Schema Description Key Fields
INVOICE_GENERIC Universal invoice format invoice_number, vendor, customer, line_items, total
INVOICE_US US-style with sales tax + sales_tax, state_tax_rate, ein
INVOICE_EU EU-style with VAT + vat_number, vat_rate, reverse_charge
from strutex.schemas import INVOICE_GENERIC, INVOICE_US, INVOICE_EU

Receipts

Schema Description Key Fields
RECEIPT Retail/restaurant receipts merchant_name, items, subtotal, tax, total, payment_method
from strutex.schemas import RECEIPT

receipt = processor.process("receipt.jpg", "Extract receipt", model=RECEIPT)
print(f"Store: {receipt.merchant_name}, Total: ${receipt.total}")

Purchase Orders

Schema Description Key Fields
PURCHASE_ORDER B2B purchase orders po_number, vendor_name, line_items, ship_to, payment_terms
from strutex.schemas import PURCHASE_ORDER

Order Confirmations

Schema Description Key Fields
ORDER_CONFIRMATION Quotations / Order Responses quotation_number, vendor, buyer, items, delivery, totals
from strutex.schemas import ORDER_CONFIRMATION

Shipping Documents

Schema Description Key Fields
BILL_OF_LADING Ocean freight B/L bl_number, shipper, consignee, containers, cargo, port_of_loading, port_of_discharge

Container Fields: container_number, seal_number, type, weight Cargo Fields: description, quantity, gross_weight, volume, hs_code, marks

from strutex.schemas import BILL_OF_LADING

bol = processor.process("bl.pdf", "Extract B/L", model=BILL_OF_LADING)
print(f"{bol.port_of_loading}{bol.port_of_discharge}")

Financial Documents

Schema Description Key Fields
BANK_STATEMENT Bank account statements account_number, opening_balance, closing_balance, transactions
from strutex.schemas import BANK_STATEMENT

Resumes/CVs

Schema Description Key Fields
RESUME Professional resumes name, email, skills, work_experience, education, certifications
from strutex.schemas import RESUME

resume = processor.process("resume.pdf", "Extract resume", model=RESUME)
print(f"{resume.name}: {len(resume.work_experience)} positions")
Schema Description Key Fields
CONTRACT_CLAUSE Contract key terms title, parties, effective_date, payment_terms, governing_law
from strutex.schemas import CONTRACT_CLAUSE

Extending Schemas

Create custom schemas by inheriting from built-in ones:

from strutex.schemas import InvoiceGeneric
from pydantic import Field

class MyInvoice(InvoiceGeneric):
    """Custom invoice with company-specific fields."""
    internal_code: str = Field(..., description="Internal tracking code")
    department: str = Field(None, description="Department to charge")

# Use your custom schema
result = processor.process("invoice.pdf", "Extract invoice", model=MyInvoice)

Schema Reference

InvoiceGeneric Fields

Field Type Description
invoice_number str Invoice number/ID
invoice_date str?
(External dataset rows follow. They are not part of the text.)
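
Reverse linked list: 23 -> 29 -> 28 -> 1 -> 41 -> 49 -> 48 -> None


Step 1: curr=23, set curr.next=prev(None) | reversed so far: 23
Step 2: curr=29, set curr.next=prev(23) | reversed so far: 29 -> 23
Step 3: curr=28, set curr.next=prev(29) | reversed so far: 28 -> 29 -> 23
Step 4: curr=1, set curr.next=prev(28) | reversed so far: 1 -> 28 -> 29 -> 23
Step 5: curr=41, set curr.next=prev(1) | reversed so far: 41 -> 1 -> 28 -> 29 -> 23
Step 6: curr=49, set curr.next=prev(41) | reversed so far: 49 -> 41 -> 1 -> 28 -> 29 -> 23
Step 7: curr=48, set curr.next=prev(49) | reversed so far: 48 -> 49 -> 41 -> 1 -> 28 -> 29 -> 23

48 -> 49 -> 41 -> 1 -> 28 -> 29 -> 23 -> None


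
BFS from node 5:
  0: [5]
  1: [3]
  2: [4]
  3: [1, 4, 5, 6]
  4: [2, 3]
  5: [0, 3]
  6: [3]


Visit 5, enqueue [0, 3]
Visit 0, enqueue []
Visit 3, enqueue [1, 4, 6]
Visit 1, enqueue []
Visit 4, enqueue [2]
Visit 6, enqueue []
Visit 2, enqueue []

BFS order: [5, 0, 3, 1, 4, 6, 2]


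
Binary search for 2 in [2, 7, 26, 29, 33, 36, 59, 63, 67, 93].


Step 1: lo=0, hi=9, mid=4, val=33
Step 2: lo=0, hi=3, mid=1, val=7
Step 3: lo=0, hi=0, mid=0, val=2

Found at index 0


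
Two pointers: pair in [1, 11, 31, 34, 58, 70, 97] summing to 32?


lo=0(1)+hi=6(97)=98
lo=0(1)+hi=5(70)=71
lo=0(1)+hi=4(58)=59
lo=0(1)+hi=3(34)=35
lo=0(1)+hi=2(31)=32

Yes: 1+31=32


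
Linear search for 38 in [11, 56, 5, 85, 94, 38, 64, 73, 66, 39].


i=0: 11!=38
i=1: 56!=38
i=2: 5!=38
i=3: 85!=38
i=4: 94!=38
i=5: 38==38 found!

Found at 5, 6 comps


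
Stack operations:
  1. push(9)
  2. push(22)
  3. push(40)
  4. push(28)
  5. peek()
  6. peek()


push(9) -> [9]
push(22) -> [9, 22]
push(40) -> [9, 22, 40]
push(28) -> [9, 22, 40, 28]
peek()->28
peek()->28

Final stack: [9, 22, 40, 28]


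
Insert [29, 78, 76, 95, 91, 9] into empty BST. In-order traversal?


Insert 29: root
Insert 78: R from 29
Insert 76: R from 29 -> L from 78
Insert 95: R from 29 -> R from 78
Insert 91: R from 29 -> R from 78 -> L from 95
Insert 9: L from 29

In-order: [9, 29, 76, 78, 91, 95]


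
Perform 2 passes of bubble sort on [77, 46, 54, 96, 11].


Initial: [77, 46, 54, 96, 11]
Pass 1: [46, 54, 77, 11, 96] (3 swaps)
Pass 2: [46, 54, 11, 77, 96] (1 swaps)

After 2 passes: [46, 54, 11, 77, 96]


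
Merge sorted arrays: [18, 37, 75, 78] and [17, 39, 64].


Take 17 from B
Take 18 from A
Take 37 from A
Take 39 from B
Take 64 from B

Merged: [17, 18, 37, 39, 64, 75, 78]


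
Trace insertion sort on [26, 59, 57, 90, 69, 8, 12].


Initial: [26, 59, 57, 90, 69, 8, 12]
Insert 59: [26, 59, 57, 90, 69, 8, 12]
Insert 57: [26, 57, 59, 90, 69, 8, 12]
Insert 90: [26, 57, 59, 90, 69, 8, 12]
Insert 69: [26, 57, 59, 69, 90, 8, 12]
Insert 8: [8, 26, 57, 59, 69, 90, 12]
Insert 12: [8, 12, 26, 57, 59, 69, 90]

Sorted: [8, 12, 26, 57, 59, 69, 90]


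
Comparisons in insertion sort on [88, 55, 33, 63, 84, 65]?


Algorithm: insertion sort
Input: [88, 55, 33, 63, 84, 65]
Sorted: [33, 55, 63, 65, 84, 88]

10


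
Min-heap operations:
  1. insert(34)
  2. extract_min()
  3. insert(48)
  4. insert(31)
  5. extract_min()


insert(34) -> [34]
extract_min()->34, []
insert(48) -> [48]
insert(31) -> [31, 48]
extract_min()->31, [48]

Final heap: [48]


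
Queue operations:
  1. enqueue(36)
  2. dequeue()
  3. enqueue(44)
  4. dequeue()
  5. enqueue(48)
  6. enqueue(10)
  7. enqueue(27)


enqueue(36) -> [36]
dequeue()->36, []
enqueue(44) -> [44]
dequeue()->44, []
enqueue(48) -> [48]
enqueue(10) -> [48, 10]
enqueue(27) -> [48, 10, 27]

Final queue: [48, 10, 27]


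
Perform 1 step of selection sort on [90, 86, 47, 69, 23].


Initial: [90, 86, 47, 69, 23]
Step 1: min=23 at 4
  Swap: [23, 86, 47, 69, 90]

After 1 step: [23, 86, 47, 69, 90]


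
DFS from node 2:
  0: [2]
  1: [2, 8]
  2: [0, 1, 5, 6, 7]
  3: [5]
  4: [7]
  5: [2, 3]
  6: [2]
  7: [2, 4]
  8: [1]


Visit 2, push [7, 6, 5, 1, 0]
Visit 0, push []
Visit 1, push [8]
Visit 8, push []
Visit 5, push [3]
Visit 3, push []
Visit 6, push []
Visit 7, push [4]
Visit 4, push []

DFS order: [2, 0, 1, 8, 5, 3, 6, 7, 4]


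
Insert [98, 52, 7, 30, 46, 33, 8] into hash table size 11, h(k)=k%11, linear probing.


Insert 98: h=10 -> slot 10
Insert 52: h=8 -> slot 8
Insert 7: h=7 -> slot 7
Insert 30: h=8, 1 probes -> slot 9
Insert 46: h=2 -> slot 2
Insert 33: h=0 -> slot 0
Insert 8: h=8, 4 probes -> slot 1

Table: [33, 8, 46, None, None, None, None, 7, 52, 30, 98]


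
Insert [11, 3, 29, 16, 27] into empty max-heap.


Insert 11: [11]
Insert 3: [11, 3]
Insert 29: [29, 3, 11]
Insert 16: [29, 16, 11, 3]
Insert 27: [29, 27, 11, 3, 16]

Final heap: [29, 27, 11, 3, 16]


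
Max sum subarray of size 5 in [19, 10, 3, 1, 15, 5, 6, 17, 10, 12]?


[0:5]: 48
[1:6]: 34
[2:7]: 30
[3:8]: 44
[4:9]: 53
[5:10]: 50

Max: 53 at [4:9]


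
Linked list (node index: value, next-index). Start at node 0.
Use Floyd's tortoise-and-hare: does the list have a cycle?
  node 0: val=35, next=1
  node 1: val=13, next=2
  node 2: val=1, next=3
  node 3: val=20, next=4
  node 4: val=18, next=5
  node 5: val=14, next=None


Floyd's tortoise (slow, +1) and hare (fast, +2):
  init: slow=0, fast=0
  step 1: slow=1, fast=2
  step 2: slow=2, fast=4
  step 3: fast 4->5->None, no cycle

Cycle: no


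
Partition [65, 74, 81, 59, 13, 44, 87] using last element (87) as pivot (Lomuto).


Pivot: 87
  65 <= 87: advance i (no swap)
  74 <= 87: advance i (no swap)
  81 <= 87: advance i (no swap)
  59 <= 87: advance i (no swap)
  13 <= 87: advance i (no swap)
  44 <= 87: advance i (no swap)
Place pivot at 6: [65, 74, 81, 59, 13, 44, 87]

Partitioned: [65, 74, 81, 59, 13, 44, 87]


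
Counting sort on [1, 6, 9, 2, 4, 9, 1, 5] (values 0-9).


Input: [1, 6, 9, 2, 4, 9, 1, 5]
Counts: [0, 2, 1, 0, 1, 1, 1, 0, 0, 2]

Sorted: [1, 1, 2, 4, 5, 6, 9, 9]


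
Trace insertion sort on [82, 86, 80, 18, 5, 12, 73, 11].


Initial: [82, 86, 80, 18, 5, 12, 73, 11]
Insert 86: [82, 86, 80, 18, 5, 12, 73, 11]
Insert 80: [80, 82, 86, 18, 5, 12, 73, 11]
Insert 18: [18, 80, 82, 86, 5, 12, 73, 11]
Insert 5: [5, 18, 80, 82, 86, 12, 73, 11]
Insert 12: [5, 12, 18, 80, 82, 86, 73, 11]
Insert 73: [5, 12, 18, 73, 80, 82, 86, 11]
Insert 11: [5, 11, 12, 18, 73, 80, 82, 86]

Sorted: [5, 11, 12, 18, 73, 80, 82, 86]


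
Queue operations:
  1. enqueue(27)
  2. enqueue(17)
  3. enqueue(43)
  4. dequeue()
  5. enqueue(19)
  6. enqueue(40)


enqueue(27) -> [27]
enqueue(17) -> [27, 17]
enqueue(43) -> [27, 17, 43]
dequeue()->27, [17, 43]
enqueue(19) -> [17, 43, 19]
enqueue(40) -> [17, 43, 19, 40]

Final queue: [17, 43, 19, 40]


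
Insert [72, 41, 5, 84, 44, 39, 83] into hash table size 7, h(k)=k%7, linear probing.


Insert 72: h=2 -> slot 2
Insert 41: h=6 -> slot 6
Insert 5: h=5 -> slot 5
Insert 84: h=0 -> slot 0
Insert 44: h=2, 1 probes -> slot 3
Insert 39: h=4 -> slot 4
Insert 83: h=6, 2 probes -> slot 1

Table: [84, 83, 72, 44, 39, 5, 41]


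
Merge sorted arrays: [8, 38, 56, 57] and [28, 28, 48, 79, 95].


Take 8 from A
Take 28 from B
Take 28 from B
Take 38 from A
Take 48 from B
Take 56 from A
Take 57 from A

Merged: [8, 28, 28, 38, 48, 56, 57, 79, 95]


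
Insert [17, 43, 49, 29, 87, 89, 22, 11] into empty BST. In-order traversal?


Insert 17: root
Insert 43: R from 17
Insert 49: R from 17 -> R from 43
Insert 29: R from 17 -> L from 43
Insert 87: R from 17 -> R from 43 -> R from 49
Insert 89: R from 17 -> R from 43 -> R from 49 -> R from 87
Insert 22: R from 17 -> L from 43 -> L from 29
Insert 11: L from 17

In-order: [11, 17, 22, 29, 43, 49, 87, 89]


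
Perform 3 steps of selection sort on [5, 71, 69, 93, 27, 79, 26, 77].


Initial: [5, 71, 69, 93, 27, 79, 26, 77]
Step 1: min=5 at 0
  Swap: [5, 71, 69, 93, 27, 79, 26, 77]
Step 2: min=26 at 6
  Swap: [5, 26, 69, 93, 27, 79, 71, 77]
Step 3: min=27 at 4
  Swap: [5, 26, 27, 93, 69, 79, 71, 77]

After 3 steps: [5, 26, 27, 93, 69, 79, 71, 77]


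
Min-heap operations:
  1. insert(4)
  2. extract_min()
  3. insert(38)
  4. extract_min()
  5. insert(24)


insert(4) -> [4]
extract_min()->4, []
insert(38) -> [38]
extract_min()->38, []
insert(24) -> [24]

Final heap: [24]


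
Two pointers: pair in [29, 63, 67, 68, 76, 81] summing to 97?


lo=0(29)+hi=5(81)=110
lo=0(29)+hi=4(76)=105
lo=0(29)+hi=3(68)=97

Yes: 29+68=97


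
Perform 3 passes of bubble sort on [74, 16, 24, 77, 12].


Initial: [74, 16, 24, 77, 12]
Pass 1: [16, 24, 74, 12, 77] (3 swaps)
Pass 2: [16, 24, 12, 74, 77] (1 swaps)
Pass 3: [16, 12, 24, 74, 77] (1 swaps)

After 3 passes: [16, 12, 24, 74, 77]


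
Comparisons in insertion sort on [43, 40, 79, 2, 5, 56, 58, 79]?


Algorithm: insertion sort
Input: [43, 40, 79, 2, 5, 56, 58, 79]
Sorted: [2, 5, 40, 43, 56, 58, 79, 79]

14


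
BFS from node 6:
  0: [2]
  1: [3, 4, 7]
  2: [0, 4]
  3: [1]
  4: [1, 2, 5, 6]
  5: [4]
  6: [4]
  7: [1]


Visit 6, enqueue [4]
Visit 4, enqueue [1, 2, 5]
Visit 1, enqueue [3, 7]
Visit 2, enqueue [0]
Visit 5, enqueue []
Visit 3, enqueue []
Visit 7, enqueue []
Visit 0, enqueue []

BFS order: [6, 4, 1, 2, 5, 3, 7, 0]


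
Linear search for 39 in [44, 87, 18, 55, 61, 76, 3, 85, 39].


i=0: 44!=39
i=1: 87!=39
i=2: 18!=39
i=3: 55!=39
i=4: 61!=39
i=5: 76!=39
i=6: 3!=39
i=7: 85!=39
i=8: 39==39 found!

Found at 8, 9 comps


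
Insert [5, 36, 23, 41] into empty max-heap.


Insert 5: [5]
Insert 36: [36, 5]
Insert 23: [36, 5, 23]
Insert 41: [41, 36, 23, 5]

Final heap: [41, 36, 23, 5]


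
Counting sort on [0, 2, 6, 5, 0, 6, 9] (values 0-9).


Input: [0, 2, 6, 5, 0, 6, 9]
Counts: [2, 0, 1, 0, 0, 1, 2, 0, 0, 1]

Sorted: [0, 0, 2, 5, 6, 6, 9]


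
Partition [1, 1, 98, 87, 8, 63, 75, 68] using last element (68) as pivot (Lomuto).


Pivot: 68
  1 <= 68: advance i (no swap)
  1 <= 68: advance i (no swap)
  8 <= 68: swap -> [1, 1, 8, 87, 98, 63, 75, 68]
  63 <= 68: swap -> [1, 1, 8, 63, 98, 87, 75, 68]
Place pivot at 4: [1, 1, 8, 63, 68, 87, 75, 98]

Partitioned: [1, 1, 8, 63, 68, 87, 75, 98]


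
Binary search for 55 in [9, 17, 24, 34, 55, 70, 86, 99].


Step 1: lo=0, hi=7, mid=3, val=34
Step 2: lo=4, hi=7, mid=5, val=70
Step 3: lo=4, hi=4, mid=4, val=55

Found at index 4


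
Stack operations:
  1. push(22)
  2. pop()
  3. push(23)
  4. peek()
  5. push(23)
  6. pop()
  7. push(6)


push(22) -> [22]
pop()->22, []
push(23) -> [23]
peek()->23
push(23) -> [23, 23]
pop()->23, [23]
push(6) -> [23, 6]

Final stack: [23, 6]


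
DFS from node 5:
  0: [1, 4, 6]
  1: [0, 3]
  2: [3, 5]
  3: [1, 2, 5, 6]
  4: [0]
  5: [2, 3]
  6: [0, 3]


Visit 5, push [3, 2]
Visit 2, push [3]
Visit 3, push [6, 1]
Visit 1, push [0]
Visit 0, push [6, 4]
Visit 4, push []
Visit 6, push []

DFS order: [5, 2, 3, 1, 0, 4, 6]


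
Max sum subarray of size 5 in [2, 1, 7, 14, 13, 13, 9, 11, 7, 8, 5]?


[0:5]: 37
[1:6]: 48
[2:7]: 56
[3:8]: 60
[4:9]: 53
[5:10]: 48
[6:11]: 40

Max: 60 at [3:8]


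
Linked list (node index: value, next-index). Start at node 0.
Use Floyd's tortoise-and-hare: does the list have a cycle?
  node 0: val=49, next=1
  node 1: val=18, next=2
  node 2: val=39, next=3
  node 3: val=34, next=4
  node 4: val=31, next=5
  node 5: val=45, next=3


Floyd's tortoise (slow, +1) and hare (fast, +2):
  init: slow=0, fast=0
  step 1: slow=1, fast=2
  step 2: slow=2, fast=4
  step 3: slow=3, fast=3
  slow == fast at node 3: cycle detected

Cycle: yes


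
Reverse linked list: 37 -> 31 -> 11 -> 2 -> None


Step 1: curr=37, set curr.next=prev(None) | reversed so far: 37
Step 2: curr=31, set curr.next=prev(37) | reversed so far: 31 -> 37
Step 3: curr=11, set curr.next=prev(31) | reversed so far: 11 -> 31 -> 37
Step 4: curr=2, set curr.next=prev(11) | reversed so far: 2 -> 11 -> 31 -> 37

2 -> 11 -> 31 -> 37 -> None


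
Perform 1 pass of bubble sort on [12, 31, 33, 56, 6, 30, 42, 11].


Initial: [12, 31, 33, 56, 6, 30, 42, 11]
Pass 1: [12, 31, 33, 6, 30, 42, 11, 56] (4 swaps)

After 1 pass: [12, 31, 33, 6, 30, 42, 11, 56]


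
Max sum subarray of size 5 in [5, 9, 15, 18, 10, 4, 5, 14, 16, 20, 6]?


[0:5]: 57
[1:6]: 56
[2:7]: 52
[3:8]: 51
[4:9]: 49
[5:10]: 59
[6:11]: 61

Max: 61 at [6:11]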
Invoice date
due_date str? Payment due date
vendor Party? Seller information
customer Party? Buyer information
line_items list List of line items
subtotal float? Subtotal before tax
tax_amount float? Tax amount
total float Grand total
payment_terms str? Payment terms

Receipt Fields

Field Type Description
merchant_name str Store name
receipt_number str? Receipt/transaction number
date str? Transaction date
items list Purchased items
subtotal float? Before tax
tax float? Tax amount
total float Total paid
payment_method str? Cash, Card, etc.

BillOfLading Fields

Field Type Description
bl_number str B/L number
shipper str? Shipper name/address
consignee str? Consignee name/address
carrier str? Shipping line
vessel_name str? Ship name
port_of_loading str? POL
port_of_discharge str? POD
containers list Container details
cargo list Cargo details

Best Practices

  1. Use specific schemas when possible - INVOICE_US over INVOICE_GENERIC for better accuracy
  2. Extend for custom fields - Inherit and add company-specific fields
  3. Validate after extraction - Use Pydantic's validation:
try:
    invoice = processor.process("doc.pdf", "Extract", model=INVOICE_US)
except ValidationError as e:
    print(f"Extraction incomplete: {e}")